Pour lui, la perspective d'un assouplissement de la politique monétaire américaine, qui consisterait en des injections de liquidités susceptibles de faire encore un peu plus baisser le dollar, incite les investisseurs à se reporter sur les métaux précieux.

«Le regain d'intérêt pour l'or est alimenté par la crainte que les banques centrales fassent fonctionner la planche à billets et par les inquiétudes générées par la crise des dettes publiques en Europe», confirmait Michael Hewson, de CMC Markets, selon qui l'or pourrait atteindre les 1500 $US avant la fin de l'année.

«Il est évident que la Fed envisage, et le marché s'y attend, de communiquer d'une manière ou d'une autre sur un assouplissement quantitatif», commente Daniel Grebner, analyste à la Deutsche Bank. «Le flux d'argent frais dans le système entretient les anticipations inflationnistes.»

«Si l'on examine la périphérie de l'Europe, le risque souverain s'est accru en Irlande et au Portugal et il est probable que la Banque centrale européenne fera un geste pour résoudre ce problème», ajoute-t-il.

Ces deux éléments et la probabilité de voir le dollar continuer à s'éroder impliquent une possibilité de voir les cours monter, poursuit Daniel Grebner. «Nous pourrions observer des mouvements d'ampleur sur l'or et l'argent durant le prochain trimestre.»

L'or a monté de 18 % depuis le début de l'année et, d'un point de vue technique, peut encore monter. Pour l'analyste Wang Tao, l'or pourrait atteindre 1539 $US l'once d'ici la fin de l'année, sur la base d'éléments techniques. L'argent est également bien placé après avoir effacé les barres techniques de 21,20 $US et de 21,35 $US, pour atteindre son niveau le plus élevé depuis 1980.

Confrontés à la volatilité des places boursières et des devises, comme aux incertitudes sur la valeur des obligations d'État, les investisseurs spéculatifs cherchant à diversifier leurs actifs apprécient l'argent et l'or, dont la valeur intrinsèque est unanimement reconnue.

Une recrudescence des achats d'or par les banques centrales, notamment en Asie, contribue également à stimuler le marché. Selon le cabinet spécialisé GFMS, les banques centrales vont globalement redevenir cette année, pour la première fois en vingt ans, un acheteur net au plan mondial, les achats d'or dépassant de 15 tonnes les cessions.

De son côté, l'argent profite de son statut de métal précieux, mais aussi de son utilisation dans l'industrie, notamment après de bons indicateurs manufacturiers en Chine dont les importations d'argent devraient continuer de soutenir la demande mondiale. «Le parent pauvre de l'or rattrape son retard.
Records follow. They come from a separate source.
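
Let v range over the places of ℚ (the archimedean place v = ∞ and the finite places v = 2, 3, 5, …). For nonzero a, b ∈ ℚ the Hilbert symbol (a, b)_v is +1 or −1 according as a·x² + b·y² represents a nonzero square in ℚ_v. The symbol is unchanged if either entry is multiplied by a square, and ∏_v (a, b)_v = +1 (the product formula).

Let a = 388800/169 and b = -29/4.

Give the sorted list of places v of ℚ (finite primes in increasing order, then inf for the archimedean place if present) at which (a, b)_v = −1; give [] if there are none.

(a, b) ≡ (3, -29) mod (ℚ^×)²; places V = {2, 3, 5, 13, 29, ∞}.
(a,b)_13: α=-2, u≡9; β=0, v≡9 (mod 13); (9|13)=+1, (9|13)=+1; sign (−1)^0·+1^0·+1^-2 = +1.
(a,b)_29: α=0, u≡18; β=1, v≡7 (mod 29); (18|29)=-1, (7|29)=+1; sign (−1)^0·-1^1·+1^0 = -1.
(a,b)_∞: sgn(3)=+, sgn(-29)=−, so +1.
(a,b)_5: α=2, u≡3; β=0, v≡4 (mod 5); (3|5)=-1, (4|5)=+1; sign (−1)^0·-1^0·+1^2 = +1.
(a,b)_2: α=6, β=-2; u≡3, v≡3 (mod 8); ε(u)ε(v)=1·1, αω(v)=6·1, βω(u)=-2·1; sum ≡ 1  ⇒  -1.
(a,b)_3: α=5, u≡1; β=0, v≡1 (mod 3); (1|3)=+1, (1|3)=+1; sign (−1)^0·+1^0·+1^5 = +1.
(3, -29 / ℚ) ramifies at {2, 29}: a division algebra.

[2, 29]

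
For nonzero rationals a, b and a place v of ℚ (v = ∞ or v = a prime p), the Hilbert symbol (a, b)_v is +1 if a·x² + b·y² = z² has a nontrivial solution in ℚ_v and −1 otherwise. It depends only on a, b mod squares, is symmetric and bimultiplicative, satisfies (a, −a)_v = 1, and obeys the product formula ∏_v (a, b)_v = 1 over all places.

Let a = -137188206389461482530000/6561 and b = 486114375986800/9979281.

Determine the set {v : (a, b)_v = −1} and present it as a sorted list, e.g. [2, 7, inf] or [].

[2, 19, 29, 41]

Mod squares: a ≡ -437, b ≡ 9325327. Check v ∈ {∞, 2, 3, 5, 11, 13, 19, 23, 29, 31, 41}.
v=31: a=31^2·(≡20), b=31^1·(≡24) mod 31; (20|31)=+1, (24|31)=-1; (−1)^{2·1·15}·(+1)^1·(-1)^2 = +1.
v=5: a=5^4·(≡2), b=5^2·(≡2) mod 5; (2|5)=-1, (2|5)=-1; (−1)^{4·2·2}·(-1)^2·(-1)^4 = +1.
v=29: a=29^2·(≡10), b=29^1·(≡10) mod 29; (10|29)=-1, (10|29)=-1; (−1)^{2·1·14}·(-1)^1·(-1)^2 = -1.
v=23: a=23^3·(≡16), b=23^1·(≡19) mod 23; (16|23)=+1, (19|23)=-1; (−1)^{3·1·11}·(+1)^1·(-1)^3 = +1.
v=∞: -437 < 0 and 9325327 > 0  ⇒  (a,b)_∞ = +1.
v=11: a=11^2·(≡4), b=11^1·(≡3) mod 11; (4|11)=+1, (3|11)=+1; (−1)^{2·1·5}·(+1)^1·(+1)^2 = +1.
v=19: a=19^3·(≡8), b=19^4·(≡18) mod 19; (8|19)=-1, (18|19)=-1; (−1)^{3·4·9}·(-1)^4·(-1)^3 = -1.
v=3: a=3^-8·(≡1), b=3^-10·(≡1) mod 3; (1|3)=+1, (1|3)=+1; (−1)^{-8·-10·1}·(+1)^-10·(+1)^-8 = +1.
v=2: v_2(a)=4, v_2(b)=4; units ≡ 3, 7 (mod 8); ε·ε+αω+βω = 1·1+4·0+4·1 ≡ 1  ⇒  (a,b)_2 = -1.
v=41: a=41^2·(≡30), b=41^1·(≡39) mod 41; (30|41)=-1, (39|41)=+1; (−1)^{2·1·20}·(-1)^1·(+1)^2 = -1.
v=13: a=13^0·(≡6), b=13^-2·(≡5) mod 13; (6|13)=-1, (5|13)=-1; (−1)^{0·-2·6}·(-1)^-2·(-1)^0 = +1.
|Ram(-437, 9325327)| = 4, even; anisotropic at {2, 19, 29, 41}.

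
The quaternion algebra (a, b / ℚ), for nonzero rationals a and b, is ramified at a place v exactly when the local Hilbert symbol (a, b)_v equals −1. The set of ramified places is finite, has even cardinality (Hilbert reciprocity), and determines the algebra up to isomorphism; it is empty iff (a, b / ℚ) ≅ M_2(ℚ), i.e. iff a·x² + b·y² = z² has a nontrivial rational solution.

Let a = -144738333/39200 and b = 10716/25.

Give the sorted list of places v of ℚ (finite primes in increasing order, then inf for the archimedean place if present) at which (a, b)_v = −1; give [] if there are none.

[2, 3, 23, 29]

Mod squares: a ≡ -3573786, b ≡ 2679. Check v ∈ {∞, 2, 3, 5, 7, 19, 23, 29, 47}.
v=5: a=5^-2·(≡4), b=5^-2·(≡1) mod 5; (4|5)=+1, (1|5)=+1; (−1)^{-2·-2·2}·(+1)^-2·(+1)^-2 = +1.
v=2: v_2(a)=-5, v_2(b)=2; units ≡ 3, 7 (mod 8); ε·ε+αω+βω = 1·1+-5·0+2·1 ≡ 1  ⇒  (a,b)_2 = -1.
v=29: a=29^1·(≡6), b=29^0·(≡18) mod 29; (6|29)=+1, (18|29)=-1; (−1)^{1·0·14}·(+1)^0·(-1)^1 = -1.
v=23: a=23^1·(≡16), b=23^0·(≡22) mod 23; (16|23)=+1, (22|23)=-1; (−1)^{1·0·11}·(+1)^0·(-1)^1 = -1.
v=3: a=3^5·(≡2), b=3^1·(≡2) mod 3; (2|3)=-1, (2|3)=-1; (−1)^{5·1·1}·(-1)^1·(-1)^5 = -1.
v=19: a=19^1·(≡5), b=19^1·(≡18) mod 19; (5|19)=+1, (18|19)=-1; (−1)^{1·1·9}·(+1)^1·(-1)^1 = +1.
v=∞: -3573786 < 0 and 2679 > 0  ⇒  (a,b)_∞ = +1.
v=47: a=47^1·(≡21), b=47^1·(≡11) mod 47; (21|47)=+1, (11|47)=-1; (−1)^{1·1·23}·(+1)^1·(-1)^1 = +1.
v=7: a=7^-2·(≡1), b=7^0·(≡5) mod 7; (1|7)=+1, (5|7)=-1; (−1)^{-2·0·3}·(+1)^0·(-1)^-2 = +1.
Ram(-3573786, 2679) = {2, 3, 23, 29}; no ℚ_2-point on the conic.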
Il constitue une solution alternative bien moins onéreuse que le métal jaune, et bénéficie d'une demande robuste de la part des investisseurs spéculatifs», a relevé Andrey Kryuchenkov, de la société de services financiers VTB Capital.

La dépendance plus grande de l'argent aux cycles économiques pourrait se retourner en sa défaveur, avertissaient néanmoins certains experts, mettant en exergue l'important excédent de l'offre de métal gris sur le marché. Mais, à court terme, l'argent devrait accentuer ses gains dans le sillage d'un or au firmament.

Tant que les banques centrales américaine et japonaise «se battront pour déprécier leurs devises, les valeurs refuges comme l'or et l'argent attireront une demande soutenue», a assuré M. Hewson, avant d'ajouter: «maintenant, cela pourrait bien être au tour de l'argent de passer à la vitesse supérieure».